Car sales in western Europe rose for a third straight month in April as new car registrations rose 4.1 percent and brought the rise so far this year to 3.2 percent.
But other areas of domestic demand - like inventory building - are also suspected as having an impact and this would clearly colour the second-quarter outlook.
"Some correction is probably due in the second quarter as some of the exceptional factors that helped Q1 unwind," said Eric Chaney, economist at Morgan Stanley. "As for the second half, our main case remains a consolidation of the recovery."
But forecasts are being adjusted higher - even if some just reflect the impact on economic models of Q1 data.
The Bank of France on Thursday pushed its second-quarter forecast up to 0.6 percent from 0.5 percent. The European Commission said while it was retaining a forecast range for the eurozone in Q2 between 0.3 and 0.7 percent, it pushed up its third-quarter forecast range to between 0.4 and 0.8 percent.
And whatever the jitters rising oil prices and interest rates are generating about the speed of the world economy later this year - and forecasts are still for a full-year expansion of some 4.6 percent - there's little sign of a slowdown yet.
US employment is catching up with the year-old business recovery and industrial production jumped 0.8 percent in April.
There are signs Asia may cool later this year but China's factories boomed almost 20 percent year-on-year in March.
What is more, the biggest concern for eurozone exporters in the first quarter was the sky-high euro exchange rate, which has eased significantly. The euro has fallen almost nine percent from its Q1 peaks against the dollar and about four percent against a trade-weighed basket of currencies.

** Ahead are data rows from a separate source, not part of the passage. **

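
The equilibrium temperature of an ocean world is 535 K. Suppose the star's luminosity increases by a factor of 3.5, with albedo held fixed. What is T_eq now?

T_eq ≈ 732 K

T_eq ∝ L^(1/4) · d^(−1/2).
T′ = 535 × 3.5^(1/4) = 732 K.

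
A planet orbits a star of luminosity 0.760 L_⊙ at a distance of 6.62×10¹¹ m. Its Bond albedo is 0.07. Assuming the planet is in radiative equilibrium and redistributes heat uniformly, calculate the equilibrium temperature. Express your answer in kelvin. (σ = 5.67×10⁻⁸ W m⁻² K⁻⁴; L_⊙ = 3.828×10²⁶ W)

L = 0.760 × 3.828×10²⁶ = 2.91×10²⁶ W.
Flux: S = L/(4πd²) = 2.91×10²⁶/(4π×(6.62×10¹¹)²) = 52.8 W m⁻².
Energy balance: absorbed = emitted ⇒ πR²·S(1−A) = 4πR²·σT_eq⁴, so T_eq⁴ = S(1−A)/(4σ).
T_eq = [52.8 × 0.93 / (4 × 5.67×10⁻⁸)]^(1/4) = (2.17×10⁸)^(1/4) = 121 K.

T_eq ≈ 121 K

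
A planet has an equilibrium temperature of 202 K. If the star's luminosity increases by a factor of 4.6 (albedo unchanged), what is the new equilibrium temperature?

T_eq ∝ L^(1/4) · d^(−1/2).
T′ = 202 × 4.6^(1/4) = 296 K.

T_eq ≈ 296 K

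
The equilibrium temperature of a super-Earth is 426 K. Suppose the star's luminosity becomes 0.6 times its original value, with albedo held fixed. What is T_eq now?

T_eq ∝ L^(1/4) · d^(−1/2).
T′ = 426 × 0.6^(1/4) = 375 K.

T_eq ≈ 375 K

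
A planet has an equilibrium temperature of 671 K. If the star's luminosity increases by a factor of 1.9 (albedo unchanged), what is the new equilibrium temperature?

T_eq ≈ 788 K

T_eq ∝ L^(1/4) · d^(−1/2).
T′ = 671 × 1.9^(1/4) = 788 K.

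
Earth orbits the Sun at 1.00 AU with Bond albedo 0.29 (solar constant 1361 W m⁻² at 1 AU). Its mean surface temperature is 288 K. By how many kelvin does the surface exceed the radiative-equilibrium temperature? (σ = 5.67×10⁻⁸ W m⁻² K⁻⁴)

S = 1361/1.00² = 1361 W m⁻².
T_eq = [S(1−A)/(4σ)]^(1/4) = [1361×0.71/(4×5.67×10⁻⁸)]^(1/4) = 255.5 K.
ΔT = T_surf − T_eq = 288 − 255.5.

ΔT ≈ 32.5 K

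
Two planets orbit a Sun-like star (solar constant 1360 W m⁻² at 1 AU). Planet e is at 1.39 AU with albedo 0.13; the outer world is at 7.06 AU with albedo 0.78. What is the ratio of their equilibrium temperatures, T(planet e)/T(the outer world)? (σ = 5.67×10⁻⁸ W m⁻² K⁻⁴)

T_eq = [S₀(1−A)/(4σd²)]^(1/4), so T ∝ (1−A)^(1/4) / √d.
T₁ = [1360×0.87/(4×5.67×10⁻⁸×1.39²)]^(1/4) = 227.95 K.
T₂ = [1360×0.22/(4×5.67×10⁻⁸×7.06²)]^(1/4) = 71.73 K.

T₁/T₂ ≈ 3.178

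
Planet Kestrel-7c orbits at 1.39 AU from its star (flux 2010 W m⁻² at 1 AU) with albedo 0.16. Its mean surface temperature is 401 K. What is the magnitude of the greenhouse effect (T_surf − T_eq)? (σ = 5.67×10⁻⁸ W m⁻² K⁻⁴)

ΔT ≈ 151.9 K

S = 2010/1.39² = 1040 W m⁻².
T_eq = [S(1−A)/(4σ)]^(1/4) = [1040×0.84/(4×5.67×10⁻⁸)]^(1/4) = 249.1 K.
ΔT = T_surf − T_eq = 401 − 249.1.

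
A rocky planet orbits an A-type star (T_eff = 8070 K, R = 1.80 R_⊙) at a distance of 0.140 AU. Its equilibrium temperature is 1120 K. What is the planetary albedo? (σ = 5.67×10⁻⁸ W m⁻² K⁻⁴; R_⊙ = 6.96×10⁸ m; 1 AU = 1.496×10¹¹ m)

R_⋆ = 1.80 × 6.96×10⁸ = 1.25×10⁹ m.
d = 0.140 AU = 2.09×10¹⁰ m.
L = 4πR_⋆²σT_⋆⁴ = 4π(1.25×10⁹)² × 5.67×10⁻⁸ × (8070)⁴ = 4.74×10²⁷ W.
S = L/(4πd²) = 8.60×10⁵ W m⁻².
From T_eq⁴ = S(1−A)/(4σ): 1−A = 4σT_eq⁴/S.
1−A = 4 × 5.67×10⁻⁸ × (1120)⁴ / 8.60×10⁵ = 0.415.

A ≈ 0.59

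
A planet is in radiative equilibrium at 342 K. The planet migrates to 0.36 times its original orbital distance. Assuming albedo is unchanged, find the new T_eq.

T_eq ∝ L^(1/4) · d^(−1/2).
T′ = 342 / 0.36^(1/2) = 570 K.

T_eq ≈ 570 K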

Without a breakdown of the GDP numbers for Q1 it's hard to pinpoint one reason why the official data was so far ahead of forecasts, economists said. Nor does there yet appear to be a consistent story across the region.
France, emboldened by consumption during winter discount sales, led the pack with a 0.8 percent growth rate for the quarter. Germany's 0.4 percent rate was driven by exports. But what seems to have happened is that forecasters turned very bearish on the eurozone about six weeks ago amid hiccups in monthly national data releases, a dip in sentiment surveys and the uncertainty over the euro direction.
The median forecast in polls conducted by Reuters in January had shown a 0.5 percent first quarter call - but this was then revised down to 0.4 percent in April.
"In many respects, we're all back to what we thought at the start of the year," said Mackie at J.P. Morgan.